The Municipality’s Deputy Head for Social Development, Dr.Themba Mdluli, said the increasing population in the area had become a huge challenge as large numbers of people were sick and, to make things worse, the majority of people could not afford to go to hospital.

“I believe this is where health and social challenges can be dealt with before people can consider visiting hospitals. The clinic provides a full range of primary health care services,” said Mdluli.
The clinic will work in partnership with Zoe Life, a non-profit organisation associated with McCord’s Hospital.

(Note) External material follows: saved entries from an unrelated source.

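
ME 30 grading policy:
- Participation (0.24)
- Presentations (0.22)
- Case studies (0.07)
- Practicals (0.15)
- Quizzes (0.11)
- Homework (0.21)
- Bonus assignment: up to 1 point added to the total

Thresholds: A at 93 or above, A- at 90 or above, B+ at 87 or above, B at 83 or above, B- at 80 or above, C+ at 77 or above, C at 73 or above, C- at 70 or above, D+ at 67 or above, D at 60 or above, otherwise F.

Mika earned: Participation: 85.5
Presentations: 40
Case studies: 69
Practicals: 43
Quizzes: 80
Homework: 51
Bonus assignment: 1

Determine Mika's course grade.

D

Weighted total:
  Participation 85.5 × 0.24 = 20.52
  Presentations 40 × 0.22 = 8.8
  Case studies 69 × 0.07 = 4.83
  Practicals 43 × 0.15 = 6.45
  Quizzes 80 × 0.11 = 8.8
  Homework 51 × 0.21 = 10.71
Sum = 60.11
Bonus assignment: 60.11 + 1 = 61.11
61.11 is ≥ 60 and < 67 → D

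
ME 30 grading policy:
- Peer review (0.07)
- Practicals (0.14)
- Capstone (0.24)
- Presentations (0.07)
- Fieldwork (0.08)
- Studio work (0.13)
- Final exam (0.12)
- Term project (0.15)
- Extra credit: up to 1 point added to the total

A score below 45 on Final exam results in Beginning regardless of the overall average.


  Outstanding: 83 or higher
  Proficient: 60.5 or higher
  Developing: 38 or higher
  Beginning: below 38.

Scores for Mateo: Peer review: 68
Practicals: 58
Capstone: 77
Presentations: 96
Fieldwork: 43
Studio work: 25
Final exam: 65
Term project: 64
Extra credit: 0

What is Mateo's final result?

Final exam score 65 ≥ 45: minimum met.
Weighted total:
  Peer review 68 × 0.07 = 4.76
  Practicals 58 × 0.14 = 8.12
  Capstone 77 × 0.24 = 18.48
  Presentations 96 × 0.07 = 6.72
  Fieldwork 43 × 0.08 = 3.44
  Studio work 25 × 0.13 = 3.25
  Final exam 65 × 0.12 = 7.8
  Term project 64 × 0.15 = 9.6
Sum = 62.17
Extra credit: 62.17 + 0 = 62.17
62.17 is ≥ 60.5 and < 83 → Proficient

Proficient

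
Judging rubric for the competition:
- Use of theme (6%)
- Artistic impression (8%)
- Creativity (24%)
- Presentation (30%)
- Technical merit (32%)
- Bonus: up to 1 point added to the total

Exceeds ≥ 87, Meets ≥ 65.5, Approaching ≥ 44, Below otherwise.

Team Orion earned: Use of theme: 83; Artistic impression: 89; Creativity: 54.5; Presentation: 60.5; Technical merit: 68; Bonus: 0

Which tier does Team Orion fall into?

Approaching

Weighted total:
  Use of theme 83 × 0.06 = 4.98
  Artistic impression 89 × 0.08 = 7.12
  Creativity 54.5 × 0.24 = 13.08
  Presentation 60.5 × 0.3 = 18.15
  Technical merit 68 × 0.32 = 21.76
Sum = 65.09
Bonus: 65.09 + 0 = 65.09
65.09 is ≥ 44 and < 65.5 → Approaching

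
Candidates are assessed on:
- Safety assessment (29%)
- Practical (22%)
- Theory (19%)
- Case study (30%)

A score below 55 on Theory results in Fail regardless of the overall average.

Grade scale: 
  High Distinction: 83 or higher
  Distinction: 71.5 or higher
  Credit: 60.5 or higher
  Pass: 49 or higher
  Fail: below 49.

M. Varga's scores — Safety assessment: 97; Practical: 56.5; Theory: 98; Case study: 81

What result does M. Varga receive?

High Distinction

Theory score 98 ≥ 55: minimum met.
Weighted total:
  Safety assessment 97 × 0.29 = 28.13
  Practical 56.5 × 0.22 = 12.43
  Theory 98 × 0.19 = 18.62
  Case study 81 × 0.3 = 24.3
Sum = 83.48
83.48 ≥ 83 → High Distinction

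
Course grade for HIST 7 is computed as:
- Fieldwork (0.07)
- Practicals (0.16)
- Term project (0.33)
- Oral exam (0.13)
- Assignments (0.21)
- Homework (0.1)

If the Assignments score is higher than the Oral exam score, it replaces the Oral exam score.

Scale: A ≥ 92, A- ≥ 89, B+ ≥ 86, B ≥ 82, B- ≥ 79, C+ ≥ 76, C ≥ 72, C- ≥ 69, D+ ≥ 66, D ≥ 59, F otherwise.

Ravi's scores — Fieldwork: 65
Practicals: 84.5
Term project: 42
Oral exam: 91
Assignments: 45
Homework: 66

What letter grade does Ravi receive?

D

Assignments (45) ≤ Oral exam (91), so Oral exam stays at 91.
Weighted total:
  Fieldwork 65 × 0.07 = 4.55
  Practicals 84.5 × 0.16 = 13.52
  Term project 42 × 0.33 = 13.86
  Oral exam 91 × 0.13 = 11.83
  Assignments 45 × 0.21 = 9.45
  Homework 66 × 0.1 = 6.6
Sum = 59.81
59.81 is ≥ 59 and < 66 → D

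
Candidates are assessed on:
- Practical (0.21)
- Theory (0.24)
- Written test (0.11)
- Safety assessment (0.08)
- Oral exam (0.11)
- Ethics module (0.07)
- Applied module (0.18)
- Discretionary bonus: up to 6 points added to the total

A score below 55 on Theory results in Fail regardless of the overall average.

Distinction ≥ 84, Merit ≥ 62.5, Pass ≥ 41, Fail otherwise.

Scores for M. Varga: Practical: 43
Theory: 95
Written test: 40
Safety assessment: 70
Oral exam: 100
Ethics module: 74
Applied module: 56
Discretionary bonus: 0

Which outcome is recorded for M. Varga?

Theory score 95 ≥ 55: minimum met.
Weighted total:
  Practical 43 × 0.21 = 9.03
  Theory 95 × 0.24 = 22.8
  Written test 40 × 0.11 = 4.4
  Safety assessment 70 × 0.08 = 5.6
  Oral exam 100 × 0.11 = 11
  Ethics module 74 × 0.07 = 5.18
  Applied module 56 × 0.18 = 10.08
Sum = 68.09
Discretionary bonus: 68.09 + 0 = 68.09
68.09 is ≥ 62.5 and < 84 → Merit

Merit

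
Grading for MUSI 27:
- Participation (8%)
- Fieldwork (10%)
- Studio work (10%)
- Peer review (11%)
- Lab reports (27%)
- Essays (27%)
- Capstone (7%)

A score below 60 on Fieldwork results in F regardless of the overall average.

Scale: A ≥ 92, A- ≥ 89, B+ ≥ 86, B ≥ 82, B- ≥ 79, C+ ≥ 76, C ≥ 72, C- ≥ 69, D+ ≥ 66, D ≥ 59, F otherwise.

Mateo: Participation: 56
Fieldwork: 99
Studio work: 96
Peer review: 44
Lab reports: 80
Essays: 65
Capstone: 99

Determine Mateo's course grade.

C

Fieldwork score 99 ≥ 60: minimum met.
Weighted total:
  Participation 56 × 0.08 = 4.48
  Fieldwork 99 × 0.1 = 9.9
  Studio work 96 × 0.1 = 9.6
  Peer review 44 × 0.11 = 4.84
  Lab reports 80 × 0.27 = 21.6
  Essays 65 × 0.27 = 17.55
  Capstone 99 × 0.07 = 6.93
Sum = 74.9
74.9 is ≥ 72 and < 76 → C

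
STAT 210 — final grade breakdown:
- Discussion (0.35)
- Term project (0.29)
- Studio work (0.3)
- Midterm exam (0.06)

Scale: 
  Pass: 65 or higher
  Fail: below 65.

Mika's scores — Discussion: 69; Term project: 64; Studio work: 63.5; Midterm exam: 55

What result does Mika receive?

Pass

Weighted total:
  Discussion 69 × 0.35 = 24.15
  Term project 64 × 0.29 = 18.56
  Studio work 63.5 × 0.3 = 19.05
  Midterm exam 55 × 0.06 = 3.3
Sum = 65.06
65.06 ≥ 65 → Pass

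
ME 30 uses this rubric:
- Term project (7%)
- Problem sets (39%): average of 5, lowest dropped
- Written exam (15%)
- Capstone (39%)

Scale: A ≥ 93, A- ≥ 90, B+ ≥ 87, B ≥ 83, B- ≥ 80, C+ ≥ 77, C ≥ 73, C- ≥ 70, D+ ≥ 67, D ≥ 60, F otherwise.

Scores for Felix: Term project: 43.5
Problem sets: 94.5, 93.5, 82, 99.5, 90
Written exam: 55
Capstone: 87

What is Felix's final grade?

Problem sets: drop 82 → average of remaining 4 = 377.5/4 = 94.375
Weighted total:
  Term project 43.5 × 0.07 = 3.045
  Problem sets 94.375 × 0.39 = 36.80625
  Written exam 55 × 0.15 = 8.25
  Capstone 87 × 0.39 = 33.93
Sum = 82.03125
82.03125 is ≥ 80 and < 83 → B-

B-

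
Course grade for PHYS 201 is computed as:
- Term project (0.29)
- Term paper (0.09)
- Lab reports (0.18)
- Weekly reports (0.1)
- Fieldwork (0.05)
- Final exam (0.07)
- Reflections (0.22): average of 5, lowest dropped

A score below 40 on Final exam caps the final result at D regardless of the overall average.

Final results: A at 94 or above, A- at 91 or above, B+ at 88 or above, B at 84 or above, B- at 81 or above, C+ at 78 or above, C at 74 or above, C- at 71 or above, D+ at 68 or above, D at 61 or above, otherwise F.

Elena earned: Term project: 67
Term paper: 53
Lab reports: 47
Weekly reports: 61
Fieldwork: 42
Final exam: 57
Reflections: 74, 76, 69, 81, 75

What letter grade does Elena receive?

Reflections: drop 69 → average of remaining 4 = 306/4 = 76.5
Final exam score 57 ≥ 40: minimum met.
Weighted total:
  Term project 67 × 0.29 = 19.43
  Term paper 53 × 0.09 = 4.77
  Lab reports 47 × 0.18 = 8.46
  Weekly reports 61 × 0.1 = 6.1
  Fieldwork 42 × 0.05 = 2.1
  Final exam 57 × 0.07 = 3.99
  Reflections 76.5 × 0.22 = 16.83
Sum = 61.68
61.68 is ≥ 61 and < 68 → D

D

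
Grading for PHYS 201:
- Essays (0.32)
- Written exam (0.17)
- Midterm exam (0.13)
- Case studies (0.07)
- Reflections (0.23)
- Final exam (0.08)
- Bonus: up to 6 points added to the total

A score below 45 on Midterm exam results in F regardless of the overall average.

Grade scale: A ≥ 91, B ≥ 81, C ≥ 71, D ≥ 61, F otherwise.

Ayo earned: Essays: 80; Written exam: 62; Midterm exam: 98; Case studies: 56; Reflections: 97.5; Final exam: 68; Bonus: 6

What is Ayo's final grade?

B

Midterm exam score 98 ≥ 45: minimum met.
Weighted total:
  Essays 80 × 0.32 = 25.6
  Written exam 62 × 0.17 = 10.54
  Midterm exam 98 × 0.13 = 12.74
  Case studies 56 × 0.07 = 3.92
  Reflections 97.5 × 0.23 = 22.425
  Final exam 68 × 0.08 = 5.44
Sum = 80.665
Bonus: 80.665 + 6 = 86.665
86.665 is ≥ 81 and < 91 → B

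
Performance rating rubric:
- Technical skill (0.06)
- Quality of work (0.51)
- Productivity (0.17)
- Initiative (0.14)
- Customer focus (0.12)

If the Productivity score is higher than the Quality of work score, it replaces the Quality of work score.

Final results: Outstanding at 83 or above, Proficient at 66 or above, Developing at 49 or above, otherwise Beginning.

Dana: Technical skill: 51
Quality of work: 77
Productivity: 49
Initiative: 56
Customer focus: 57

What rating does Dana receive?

Developing

Productivity (49) ≤ Quality of work (77), so Quality of work stays at 77.
Weighted total:
  Technical skill 51 × 0.06 = 3.06
  Quality of work 77 × 0.51 = 39.27
  Productivity 49 × 0.17 = 8.33
  Initiative 56 × 0.14 = 7.84
  Customer focus 57 × 0.12 = 6.84
Sum = 65.34
65.34 is ≥ 49 and < 66 → Developing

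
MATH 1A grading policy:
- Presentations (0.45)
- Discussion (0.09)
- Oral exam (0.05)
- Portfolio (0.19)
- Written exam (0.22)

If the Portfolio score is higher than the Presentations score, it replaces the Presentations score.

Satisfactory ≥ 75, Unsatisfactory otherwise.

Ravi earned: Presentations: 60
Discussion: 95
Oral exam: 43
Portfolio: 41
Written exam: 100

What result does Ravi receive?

Portfolio (41) ≤ Presentations (60), so Presentations stays at 60.
Weighted total:
  Presentations 60 × 0.45 = 27
  Discussion 95 × 0.09 = 8.55
  Oral exam 43 × 0.05 = 2.15
  Portfolio 41 × 0.19 = 7.79
  Written exam 100 × 0.22 = 22
Sum = 67.49
67.49 < 75 → Unsatisfactory

Unsatisfactory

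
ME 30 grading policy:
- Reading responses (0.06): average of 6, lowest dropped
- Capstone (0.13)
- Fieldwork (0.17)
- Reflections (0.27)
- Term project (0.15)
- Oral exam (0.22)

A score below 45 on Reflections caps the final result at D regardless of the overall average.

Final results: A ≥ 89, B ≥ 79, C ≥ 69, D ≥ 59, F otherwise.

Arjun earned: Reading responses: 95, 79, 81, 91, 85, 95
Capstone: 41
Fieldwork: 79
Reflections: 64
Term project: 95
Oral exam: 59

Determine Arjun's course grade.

D

Reading responses: drop 79 → average of remaining 5 = 447/5 = 89.4
Reflections score 64 ≥ 45: minimum met.
Weighted total:
  Reading responses 89.4 × 0.06 = 5.364
  Capstone 41 × 0.13 = 5.33
  Fieldwork 79 × 0.17 = 13.43
  Reflections 64 × 0.27 = 17.28
  Term project 95 × 0.15 = 14.25
  Oral exam 59 × 0.22 = 12.98
Sum = 68.634
68.634 is ≥ 59 and < 69 → D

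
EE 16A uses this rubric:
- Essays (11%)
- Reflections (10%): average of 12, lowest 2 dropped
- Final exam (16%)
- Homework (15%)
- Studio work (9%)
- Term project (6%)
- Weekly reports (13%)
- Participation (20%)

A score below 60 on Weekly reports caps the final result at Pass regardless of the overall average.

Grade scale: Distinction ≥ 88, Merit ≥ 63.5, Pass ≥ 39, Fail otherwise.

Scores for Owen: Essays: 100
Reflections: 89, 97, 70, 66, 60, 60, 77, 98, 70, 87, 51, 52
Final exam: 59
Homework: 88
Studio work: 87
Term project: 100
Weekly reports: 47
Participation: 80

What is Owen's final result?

Pass

Reflections: drop 51, 52 → average of remaining 10 = 774/10 = 77.4
Weekly reports score 47 < 60: minimum not met.
Weighted total:
  Essays 100 × 0.11 = 11
  Reflections 77.4 × 0.1 = 7.74
  Final exam 59 × 0.16 = 9.44
  Homework 88 × 0.15 = 13.2
  Studio work 87 × 0.09 = 7.83
  Term project 100 × 0.06 = 6
  Weekly reports 47 × 0.13 = 6.11
  Participation 80 × 0.2 = 16
Sum = 77.32
77.32 would be Merit; cap at Pass applies → Pass.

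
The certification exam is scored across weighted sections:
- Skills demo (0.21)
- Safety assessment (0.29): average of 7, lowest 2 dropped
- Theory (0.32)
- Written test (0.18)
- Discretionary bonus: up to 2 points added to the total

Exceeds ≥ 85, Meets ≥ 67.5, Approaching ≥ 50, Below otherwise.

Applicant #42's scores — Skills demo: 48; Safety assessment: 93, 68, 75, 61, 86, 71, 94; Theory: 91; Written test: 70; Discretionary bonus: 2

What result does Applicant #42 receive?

Meets

Safety assessment: drop 61, 68 → average of remaining 5 = 419/5 = 83.8
Weighted total:
  Skills demo 48 × 0.21 = 10.08
  Safety assessment 83.8 × 0.29 = 24.302
  Theory 91 × 0.32 = 29.12
  Written test 70 × 0.18 = 12.6
Sum = 76.102
Discretionary bonus: 76.102 + 2 = 78.102
78.102 is ≥ 67.5 and < 85 → Meets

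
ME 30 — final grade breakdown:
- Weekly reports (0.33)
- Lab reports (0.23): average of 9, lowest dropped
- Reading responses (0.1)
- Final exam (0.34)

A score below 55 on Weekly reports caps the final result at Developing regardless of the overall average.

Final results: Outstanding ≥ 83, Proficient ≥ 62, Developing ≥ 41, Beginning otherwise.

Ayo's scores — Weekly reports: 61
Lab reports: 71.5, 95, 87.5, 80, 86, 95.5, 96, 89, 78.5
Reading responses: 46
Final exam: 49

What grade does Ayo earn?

Developing

Lab reports: drop 71.5 → average of remaining 8 = 707.5/8 = 88.4375
Weekly reports score 61 ≥ 55: minimum met.
Weighted total:
  Weekly reports 61 × 0.33 = 20.13
  Lab reports 88.4375 × 0.23 = 20.340625
  Reading responses 46 × 0.1 = 4.6
  Final exam 49 × 0.34 = 16.66
Sum = 61.730625
61.730625 is ≥ 41 and < 62 → Developing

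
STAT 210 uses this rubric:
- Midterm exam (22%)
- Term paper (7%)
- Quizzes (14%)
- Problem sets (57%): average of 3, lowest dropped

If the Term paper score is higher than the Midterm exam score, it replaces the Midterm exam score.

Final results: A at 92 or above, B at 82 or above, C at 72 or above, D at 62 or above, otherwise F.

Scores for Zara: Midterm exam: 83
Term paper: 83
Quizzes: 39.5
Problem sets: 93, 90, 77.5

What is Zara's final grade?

C

Problem sets: drop 77.5 → average of remaining 2 = 183/2 = 91.5
Term paper (83) ≤ Midterm exam (83), so Midterm exam stays at 83.
Weighted total:
  Midterm exam 83 × 0.22 = 18.26
  Term paper 83 × 0.07 = 5.81
  Quizzes 39.5 × 0.14 = 5.53
  Problem sets 91.5 × 0.57 = 52.155
Sum = 81.755
81.755 is ≥ 72 and < 82 → C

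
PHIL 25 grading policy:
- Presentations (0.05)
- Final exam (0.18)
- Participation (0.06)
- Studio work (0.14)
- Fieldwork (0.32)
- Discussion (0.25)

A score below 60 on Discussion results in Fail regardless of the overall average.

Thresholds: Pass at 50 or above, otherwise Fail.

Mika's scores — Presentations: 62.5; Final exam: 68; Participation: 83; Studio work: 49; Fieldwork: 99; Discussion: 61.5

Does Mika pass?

Discussion score 61.5 ≥ 60: minimum met.
Weighted total:
  Presentations 62.5 × 0.05 = 3.125
  Final exam 68 × 0.18 = 12.24
  Participation 83 × 0.06 = 4.98
  Studio work 49 × 0.14 = 6.86
  Fieldwork 99 × 0.32 = 31.68
  Discussion 61.5 × 0.25 = 15.375
Sum = 74.26
74.26 ≥ 50 → Pass

Pass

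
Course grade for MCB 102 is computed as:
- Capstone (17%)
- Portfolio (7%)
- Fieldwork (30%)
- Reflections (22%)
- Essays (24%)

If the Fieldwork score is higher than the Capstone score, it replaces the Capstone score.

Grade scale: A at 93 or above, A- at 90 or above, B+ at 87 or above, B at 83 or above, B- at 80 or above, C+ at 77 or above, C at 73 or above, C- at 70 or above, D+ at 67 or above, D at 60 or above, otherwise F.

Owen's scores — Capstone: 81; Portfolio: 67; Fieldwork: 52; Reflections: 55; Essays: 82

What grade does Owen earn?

Fieldwork (52) ≤ Capstone (81), so Capstone stays at 81.
Weighted total:
  Capstone 81 × 0.17 = 13.77
  Portfolio 67 × 0.07 = 4.69
  Fieldwork 52 × 0.3 = 15.6
  Reflections 55 × 0.22 = 12.1
  Essays 82 × 0.24 = 19.68
Sum = 65.84
65.84 is ≥ 60 and < 67 → D

D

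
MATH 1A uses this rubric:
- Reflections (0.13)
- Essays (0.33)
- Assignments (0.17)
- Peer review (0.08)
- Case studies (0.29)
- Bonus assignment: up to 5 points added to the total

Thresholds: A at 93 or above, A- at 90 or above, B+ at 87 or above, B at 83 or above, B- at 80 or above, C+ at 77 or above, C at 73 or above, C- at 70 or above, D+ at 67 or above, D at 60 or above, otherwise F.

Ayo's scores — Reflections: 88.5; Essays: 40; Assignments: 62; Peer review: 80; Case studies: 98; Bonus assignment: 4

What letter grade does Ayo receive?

C

Weighted total:
  Reflections 88.5 × 0.13 = 11.505
  Essays 40 × 0.33 = 13.2
  Assignments 62 × 0.17 = 10.54
  Peer review 80 × 0.08 = 6.4
  Case studies 98 × 0.29 = 28.42
Sum = 70.065
Bonus assignment: 70.065 + 4 = 74.065
74.065 is ≥ 73 and < 77 → C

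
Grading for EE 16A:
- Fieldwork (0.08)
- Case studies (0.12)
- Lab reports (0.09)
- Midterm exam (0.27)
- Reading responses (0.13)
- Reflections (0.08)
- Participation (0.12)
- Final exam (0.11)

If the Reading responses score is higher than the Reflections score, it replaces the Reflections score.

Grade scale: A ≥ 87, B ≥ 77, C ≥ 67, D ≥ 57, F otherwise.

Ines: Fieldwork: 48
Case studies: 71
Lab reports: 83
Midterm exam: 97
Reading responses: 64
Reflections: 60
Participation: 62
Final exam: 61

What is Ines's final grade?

Reading responses (64) > Reflections (60), so Reflections counts as 64.
Weighted total:
  Fieldwork 48 × 0.08 = 3.84
  Case studies 71 × 0.12 = 8.52
  Lab reports 83 × 0.09 = 7.47
  Midterm exam 97 × 0.27 = 26.19
  Reading responses 64 × 0.13 = 8.32
  Reflections 64 × 0.08 = 5.12
  Participation 62 × 0.12 = 7.44
  Final exam 61 × 0.11 = 6.71
Sum = 73.61
73.61 is ≥ 67 and < 77 → C

C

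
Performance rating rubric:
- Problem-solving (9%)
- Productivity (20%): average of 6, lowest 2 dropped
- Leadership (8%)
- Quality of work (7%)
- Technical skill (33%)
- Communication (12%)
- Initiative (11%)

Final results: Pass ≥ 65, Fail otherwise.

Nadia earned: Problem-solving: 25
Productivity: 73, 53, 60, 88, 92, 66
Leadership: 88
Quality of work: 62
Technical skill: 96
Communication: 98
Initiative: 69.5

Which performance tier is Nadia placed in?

Pass

Productivity: drop 53, 60 → average of remaining 4 = 319/4 = 79.75
Weighted total:
  Problem-solving 25 × 0.09 = 2.25
  Productivity 79.75 × 0.2 = 15.95
  Leadership 88 × 0.08 = 7.04
  Quality of work 62 × 0.07 = 4.34
  Technical skill 96 × 0.33 = 31.68
  Communication 98 × 0.12 = 11.76
  Initiative 69.5 × 0.11 = 7.645
Sum = 80.665
80.665 ≥ 65 → Pass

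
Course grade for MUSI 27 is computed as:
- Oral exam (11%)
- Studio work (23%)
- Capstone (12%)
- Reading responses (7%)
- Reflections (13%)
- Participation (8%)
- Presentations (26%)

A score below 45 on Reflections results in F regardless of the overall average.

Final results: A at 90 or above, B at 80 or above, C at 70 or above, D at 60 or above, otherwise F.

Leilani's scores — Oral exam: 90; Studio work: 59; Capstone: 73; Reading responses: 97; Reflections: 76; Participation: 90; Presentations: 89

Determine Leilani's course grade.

C

Reflections score 76 ≥ 45: minimum met.
Weighted total:
  Oral exam 90 × 0.11 = 9.9
  Studio work 59 × 0.23 = 13.57
  Capstone 73 × 0.12 = 8.76
  Reading responses 97 × 0.07 = 6.79
  Reflections 76 × 0.13 = 9.88
  Participation 90 × 0.08 = 7.2
  Presentations 89 × 0.26 = 23.14
Sum = 79.24
79.24 is ≥ 70 and < 80 → C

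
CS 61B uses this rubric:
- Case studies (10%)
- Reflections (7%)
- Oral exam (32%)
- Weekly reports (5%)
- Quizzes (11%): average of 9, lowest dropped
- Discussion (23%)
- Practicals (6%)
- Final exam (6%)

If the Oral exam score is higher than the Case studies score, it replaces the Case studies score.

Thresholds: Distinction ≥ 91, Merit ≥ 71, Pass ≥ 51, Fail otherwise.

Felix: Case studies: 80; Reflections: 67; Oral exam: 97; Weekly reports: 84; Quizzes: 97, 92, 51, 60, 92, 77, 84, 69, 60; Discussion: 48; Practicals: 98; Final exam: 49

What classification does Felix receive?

Quizzes: drop 51 → average of remaining 8 = 631/8 = 78.875
Oral exam (97) > Case studies (80), so Case studies counts as 97.
Weighted total:
  Case studies 97 × 0.1 = 9.7
  Reflections 67 × 0.07 = 4.69
  Oral exam 97 × 0.32 = 31.04
  Weekly reports 84 × 0.05 = 4.2
  Quizzes 78.875 × 0.11 = 8.67625
  Discussion 48 × 0.23 = 11.04
  Practicals 98 × 0.06 = 5.88
  Final exam 49 × 0.06 = 2.94
Sum = 78.16625
78.16625 is ≥ 71 and < 91 → Merit

Merit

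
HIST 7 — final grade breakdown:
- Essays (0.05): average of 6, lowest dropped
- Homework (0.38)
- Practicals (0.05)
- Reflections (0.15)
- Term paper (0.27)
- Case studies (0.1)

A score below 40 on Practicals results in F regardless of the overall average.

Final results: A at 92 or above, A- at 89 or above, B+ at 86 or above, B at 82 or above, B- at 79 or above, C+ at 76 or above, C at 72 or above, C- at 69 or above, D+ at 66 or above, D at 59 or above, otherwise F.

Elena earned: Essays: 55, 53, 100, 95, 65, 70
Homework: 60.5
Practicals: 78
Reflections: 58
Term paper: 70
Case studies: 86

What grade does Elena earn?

Essays: drop 53 → average of remaining 5 = 385/5 = 77
Practicals score 78 ≥ 40: minimum met.
Weighted total:
  Essays 77 × 0.05 = 3.85
  Homework 60.5 × 0.38 = 22.99
  Practicals 78 × 0.05 = 3.9
  Reflections 58 × 0.15 = 8.7
  Term paper 70 × 0.27 = 18.9
  Case studies 86 × 0.1 = 8.6
Sum = 66.94
66.94 is ≥ 66 and < 69 → D+

D+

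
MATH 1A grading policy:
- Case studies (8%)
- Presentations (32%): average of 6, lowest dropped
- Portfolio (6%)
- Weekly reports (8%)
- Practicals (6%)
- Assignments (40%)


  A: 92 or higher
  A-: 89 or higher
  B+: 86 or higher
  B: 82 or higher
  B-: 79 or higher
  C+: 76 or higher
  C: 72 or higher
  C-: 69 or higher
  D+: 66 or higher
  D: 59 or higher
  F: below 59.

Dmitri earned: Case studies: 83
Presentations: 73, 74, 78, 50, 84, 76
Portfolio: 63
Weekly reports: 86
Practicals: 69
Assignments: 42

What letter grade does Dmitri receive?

D

Presentations: drop 50 → average of remaining 5 = 385/5 = 77
Weighted total:
  Case studies 83 × 0.08 = 6.64
  Presentations 77 × 0.32 = 24.64
  Portfolio 63 × 0.06 = 3.78
  Weekly reports 86 × 0.08 = 6.88
  Practicals 69 × 0.06 = 4.14
  Assignments 42 × 0.4 = 16.8
Sum = 62.88
62.88 is ≥ 59 and < 66 → D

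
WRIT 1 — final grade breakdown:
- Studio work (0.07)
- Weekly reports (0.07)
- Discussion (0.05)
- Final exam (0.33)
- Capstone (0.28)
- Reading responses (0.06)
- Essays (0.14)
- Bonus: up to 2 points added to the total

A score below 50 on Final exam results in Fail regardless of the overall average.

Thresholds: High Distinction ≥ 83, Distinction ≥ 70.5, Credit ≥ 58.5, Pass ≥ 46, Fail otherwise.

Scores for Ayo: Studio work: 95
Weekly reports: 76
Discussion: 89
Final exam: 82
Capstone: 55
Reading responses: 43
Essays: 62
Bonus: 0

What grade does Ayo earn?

Credit

Final exam score 82 ≥ 50: minimum met.
Weighted total:
  Studio work 95 × 0.07 = 6.65
  Weekly reports 76 × 0.07 = 5.32
  Discussion 89 × 0.05 = 4.45
  Final exam 82 × 0.33 = 27.06
  Capstone 55 × 0.28 = 15.4
  Reading responses 43 × 0.06 = 2.58
  Essays 62 × 0.14 = 8.68
Sum = 70.14
Bonus: 70.14 + 0 = 70.14
70.14 is ≥ 58.5 and < 70.5 → Credit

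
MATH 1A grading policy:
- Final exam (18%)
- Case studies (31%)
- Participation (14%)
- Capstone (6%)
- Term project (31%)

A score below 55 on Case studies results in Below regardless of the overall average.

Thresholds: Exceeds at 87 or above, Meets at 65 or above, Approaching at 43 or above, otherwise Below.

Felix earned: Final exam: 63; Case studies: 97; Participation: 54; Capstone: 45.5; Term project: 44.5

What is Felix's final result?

Case studies score 97 ≥ 55: minimum met.
Weighted total:
  Final exam 63 × 0.18 = 11.34
  Case studies 97 × 0.31 = 30.07
  Participation 54 × 0.14 = 7.56
  Capstone 45.5 × 0.06 = 2.73
  Term project 44.5 × 0.31 = 13.795
Sum = 65.495
65.495 is ≥ 65 and < 87 → Meets

Meets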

This organisation provides voluntary counselling services (VCT) and anti-retrovirals (ARVs). Mayor Obed Mlaba officiated at the opening and gave a key-note address.

Councillor Cele of Ward 96, which is where the clinic is situated, said, “The community is very delighted with this venture. They will no longer have to go to Mshiyeni Hospital for even basic medical treatments. Let’s hope this is the start of a lot of new, better things to come.”